All of these points are of course subject to change, depending on the reasoning that the Court’s ruling eventually adopts. Invalidating the safe harbor agreement on narrower grounds while maintaining the Commission’s primacy, for example, would give the EU much more to offer.
U.S. Tech Companies
One thing is for sure, though: a Court declaration that safe harbor protections are inadequate could do real damage to the American tech industry. Schrems’s advocacy group spelled out the consequences in a press release right after the Advocate General’s opinion was published:
[C]ompanies that participate in US mass surveillance and provide for example cloud services within the EU and rely on data centers in the US may now have to invest in secure data centers within the European Union. Currently this could be a mayor [sic] issue for Apple, Facebook, Google, Microsoft or Yahoo. All of them operate data centers in Europe, but may need to fundamentally restructure their data storage architecture and maybe even their corporate structure. . . . This is [sic] may have major commercial downsides for the US tech industry.

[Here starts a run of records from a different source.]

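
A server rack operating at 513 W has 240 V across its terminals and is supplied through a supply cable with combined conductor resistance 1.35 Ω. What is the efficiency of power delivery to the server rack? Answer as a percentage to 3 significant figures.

I = P / V = 513 / 240 = 2.138 A through the supply cable.
P_line = I² R_line = (2.138)² × 1.35 = 6.168 W
P_source = P_load + P_line = 513.0 + 6.168 = 519.2 W
η = P_load / P_source = 513.0 / 519.2 = 0.9881

98.8 %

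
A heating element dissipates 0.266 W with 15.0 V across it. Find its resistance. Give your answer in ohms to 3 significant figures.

846 Ω

The two known quantities fix the third via R = V² / P.
R = (15.0)² / 0.266 = 845.9 Ω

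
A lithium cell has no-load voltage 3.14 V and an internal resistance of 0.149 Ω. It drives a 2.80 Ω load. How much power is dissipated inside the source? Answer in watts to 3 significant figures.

r is in series with the load, so it carries the full circuit current — the loss in it is I²r.
I = ε / (r + R) = 3.14 / (0.149 + 2.80) = 1.065 A
P_int = I² r = (1.065)² × 0.149 = 0.1689 W

0.169 W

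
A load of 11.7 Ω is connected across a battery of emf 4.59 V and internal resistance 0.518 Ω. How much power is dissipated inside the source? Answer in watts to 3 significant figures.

The source's internal resistance is just another series element carrying I; its dissipation is I²r.
I = ε / (r + R) = 4.59 / (0.518 + 11.7) = 0.3757 A
P_int = I² r = (0.3757)² × 0.518 = 0.07311 W

0.0731 W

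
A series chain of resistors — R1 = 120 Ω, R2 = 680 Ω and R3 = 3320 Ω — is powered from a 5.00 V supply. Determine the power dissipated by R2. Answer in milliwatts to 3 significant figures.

1.00 mW

In a series string the same current flows through every resistor — find that current, then P = I²R for the one we want.
R_total = 120 + 680 + 3320 = 4120 Ω
I = V / R_total = 5.00 / 4120 = 0.001214 A
P_R2 = I² × R2 = (0.001214)² × 680 = 0.001002 W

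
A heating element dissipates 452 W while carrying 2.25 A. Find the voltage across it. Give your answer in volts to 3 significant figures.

201 V

From P = V I = I²R = V²/R, with the two given quantities we get V = P / I.
V = 452 / 2.250 = 200.9 V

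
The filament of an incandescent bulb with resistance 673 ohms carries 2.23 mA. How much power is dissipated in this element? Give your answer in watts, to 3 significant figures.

0.00335 W

Current and resistance are given, so P = I²R is the direct form.
P = (0.002230 A)² × 673 Ω = 0.003347 W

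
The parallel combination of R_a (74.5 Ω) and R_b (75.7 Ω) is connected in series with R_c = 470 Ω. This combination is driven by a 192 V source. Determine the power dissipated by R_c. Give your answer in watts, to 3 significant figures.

67.3 W

Collapse the R_a‖R_b pair into one equivalent R_p; then R_p and R_c form a series string.
R_p = (74.5×75.7)/(74.5+75.7) = 37.55 Ω
R_total = R_p + 470 = 37.55 + 470 = 507.5 Ω
I = V / R_total = 192 / 507.5 = 0.3783 A
R_c carries the full series current, so P = I²R.
P_R_c = (0.3783)² × 470 = 67.26 W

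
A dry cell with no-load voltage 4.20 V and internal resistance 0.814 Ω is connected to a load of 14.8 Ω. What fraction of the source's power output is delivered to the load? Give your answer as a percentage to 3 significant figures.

94.8 %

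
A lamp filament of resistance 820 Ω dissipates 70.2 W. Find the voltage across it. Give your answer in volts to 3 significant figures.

240 V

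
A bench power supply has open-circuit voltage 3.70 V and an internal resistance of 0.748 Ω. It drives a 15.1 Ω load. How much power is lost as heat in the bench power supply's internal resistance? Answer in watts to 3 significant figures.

0.0408 W

The internal resistance carries the same current as the load; P_int = I²r.
I = ε / (r + R) = 3.70 / (0.748 + 15.1) = 0.2335 A
P_int = I² r = (0.2335)² × 0.748 = 0.04077 W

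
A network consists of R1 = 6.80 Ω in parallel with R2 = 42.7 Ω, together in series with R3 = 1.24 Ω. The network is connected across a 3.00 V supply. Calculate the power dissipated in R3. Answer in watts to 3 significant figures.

Combine R1 and R2 into their parallel equivalent first, reducing the network to two series resistors.
R_p = (6.80×42.7)/(6.80+42.7) = 5.866 Ω
R_total = R_p + 1.24 = 5.866 + 1.24 = 7.106 Ω
I = V / R_total = 3.00 / 7.106 = 0.4222 A
R3 is the series element, so its power is I²R.
P_R3 = (0.4222)² × 1.24 = 0.2210 W

0.221 W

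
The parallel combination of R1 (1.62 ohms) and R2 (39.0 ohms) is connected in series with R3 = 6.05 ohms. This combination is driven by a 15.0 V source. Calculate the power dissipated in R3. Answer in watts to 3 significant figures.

Reduce the parallel combination to a single R_p; the circuit then becomes R_p in series with the remaining resistor.
R_p = (1.62×39.0)/(1.62+39.0) = 1.555 Ω
R_total = R_p + 6.05 = 1.555 + 6.05 = 7.605 Ω
I = V / R_total = 15.0 / 7.605 = 1.972 A
R3 is the series element, so its power is I²R.
P_R3 = (1.972)² × 6.05 = 23.53 W

23.5 W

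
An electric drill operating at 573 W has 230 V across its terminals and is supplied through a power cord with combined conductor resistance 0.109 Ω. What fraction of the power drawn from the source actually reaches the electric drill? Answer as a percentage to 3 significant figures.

99.9 %

I = P / V = 573 / 230 = 2.491 A through the power cord.
P_line = I² R_line = (2.491)² × 0.109 = 0.6765 W
P_source = P_load + P_line = 573.0 + 0.6765 = 573.7 W
η = P_load / P_source = 573.0 / 573.7 = 0.9988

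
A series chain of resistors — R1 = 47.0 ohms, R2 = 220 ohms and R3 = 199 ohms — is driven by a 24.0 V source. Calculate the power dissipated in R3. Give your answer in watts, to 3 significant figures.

The current is common to all series resistors; compute it, then apply P = I²R for the target.
R_total = 47.0 + 220 + 199 = 466.0 Ω
I = V / R_total = 24.0 / 466.0 = 0.05150 A
P_R3 = I² × R3 = (0.05150)² × 199 = 0.5278 W

0.528 W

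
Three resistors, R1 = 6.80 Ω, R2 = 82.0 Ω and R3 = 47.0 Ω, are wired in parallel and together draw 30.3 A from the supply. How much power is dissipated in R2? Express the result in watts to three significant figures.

Parallel branches share V, not I — compute V via R_eq, then use V²/R for the target branch.
1/R_eq = 1/6.80 + 1/82.0 + 1/47.0 ⇒ R_eq = 5.539 Ω
V = I_total × R_eq = 30.30 × 5.539 = 167.8 V
P_R2 = V² / R2 = (167.8)² / 82.0 = 343.5 W

344 W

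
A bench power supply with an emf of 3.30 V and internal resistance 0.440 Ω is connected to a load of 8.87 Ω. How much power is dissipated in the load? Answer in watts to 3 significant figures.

With r and R in series, I = ε/(r+R); the load dissipates I²R.
I = ε / (r + R) = 3.30 / (0.440 + 8.87) = 0.3545 A
P_load = I² R = (0.3545)² × 8.87 = 1.114 W

1.11 W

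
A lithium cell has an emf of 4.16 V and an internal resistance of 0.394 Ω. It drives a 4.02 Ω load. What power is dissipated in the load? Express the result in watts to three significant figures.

With r and R in series, I = ε/(r+R); the load dissipates I²R.
I = ε / (r + R) = 4.16 / (0.394 + 4.02) = 0.9425 A
P_load = I² R = (0.9425)² × 4.02 = 3.571 W

3.57 W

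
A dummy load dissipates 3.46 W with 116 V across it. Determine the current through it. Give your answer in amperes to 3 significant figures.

The two known quantities fix the third via I = P / V.
I = 3.46 / 116 = 0.02983 A

0.0298 A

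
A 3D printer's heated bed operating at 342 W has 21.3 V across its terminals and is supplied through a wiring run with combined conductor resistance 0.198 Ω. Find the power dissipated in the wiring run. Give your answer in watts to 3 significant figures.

51.0 W

The wiring run and load are in series, so the same current flows in both; the loss is I²R_line.
I = P / V = 342 / 21.3 = 16.06 A through the wiring run.
P_line = I² R_line = (16.06)² × 0.198 = 51.05 W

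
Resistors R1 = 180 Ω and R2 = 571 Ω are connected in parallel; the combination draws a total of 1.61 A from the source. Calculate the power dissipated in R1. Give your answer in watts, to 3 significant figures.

Only the total current is stated, so first find the parallel equivalent to get the voltage across the combination.
1/R_eq = 1/180 + 1/571 ⇒ R_eq = 136.9 Ω
V = I_total × R_eq = 1.610 × 136.9 = 220.3 V
P_R1 = V² / R1 = (220.3)² / 180 = 269.7 W

270 W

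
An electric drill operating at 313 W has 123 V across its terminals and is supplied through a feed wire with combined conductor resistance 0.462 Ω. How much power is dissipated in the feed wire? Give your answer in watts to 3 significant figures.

2.99 W

Line loss is just I²R for the cable — we know both I and R_line directly.
I = P / V = 313 / 123 = 2.545 A through the feed wire.
P_line = I² R_line = (2.545)² × 0.462 = 2.992 W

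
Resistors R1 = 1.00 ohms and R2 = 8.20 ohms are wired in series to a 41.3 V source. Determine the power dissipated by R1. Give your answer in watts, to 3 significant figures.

Series elements share the same current, so find I first, then use P = I²R.
R_total = 1.00 + 8.20 = 9.200 Ω
I = V / R_total = 41.3 / 9.200 = 4.489 A
P_R1 = I² × R1 = (4.489)² × 1.00 = 20.15 W

20.2 W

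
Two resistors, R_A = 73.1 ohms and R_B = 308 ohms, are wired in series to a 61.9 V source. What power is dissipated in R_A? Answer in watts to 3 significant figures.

Series elements share the same current, so find I first, then use P = I²R.
R_total = 73.1 + 308 = 381.1 Ω
I = V / R_total = 61.9 / 381.1 = 0.1624 A
P_R_A = I² × R_A = (0.1624)² × 73.1 = 1.929 W

1.93 W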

It is hard to predict how damaging this would be. Many companies have already started building data centers in Europe. A hard end to safe harbor likely would harm their operations; the hurt would be worse for companies that do not yet have separate data centers in Europe. I could also see this type of fragmenting harming newer tech companies unable to afford the upfront capital costs to build or lease data centers in multiple locations. That type of anticompetitive outcome would be particularly ironic, given Europe’s current antitrust concerns about companies like Google.
NSA Surveillance
One final point about what won’t happen, in any event: As the Center for Democracy and Technology has pointed out, Bot’s decision, even if affirmed, will not automatically trigger a drop in NSA collection. American tech companies operating abroad might not necessarily escape NSA surveillance, either, simply by keeping their data in Europe.
Of course, if the Court endorses Bot’s opinion, then Silicon Valley will have an even stronger financial incentive to push back against U.S. government surveillance. Threats from the German government reportedly led Microsoft to challenge the U.S. government’s warrant under ECPA, and similar concerns motivated Apple to encrypt the iPhone 6. Legal resistance along these lines could quickly transform into full-out lobbying for changes.
***
Perhaps the possibility of disrupting ongoing negotiations and crippling the American tech sector without actually limiting the NSA’s mass surveillance activities might cause the Court to reject the Advocate General’s reasoning, or at least adopt ruling narrow enough to preserve the safe harbor’s essential elements.
If not, the data privacy debate is going to get very complicated very quickly.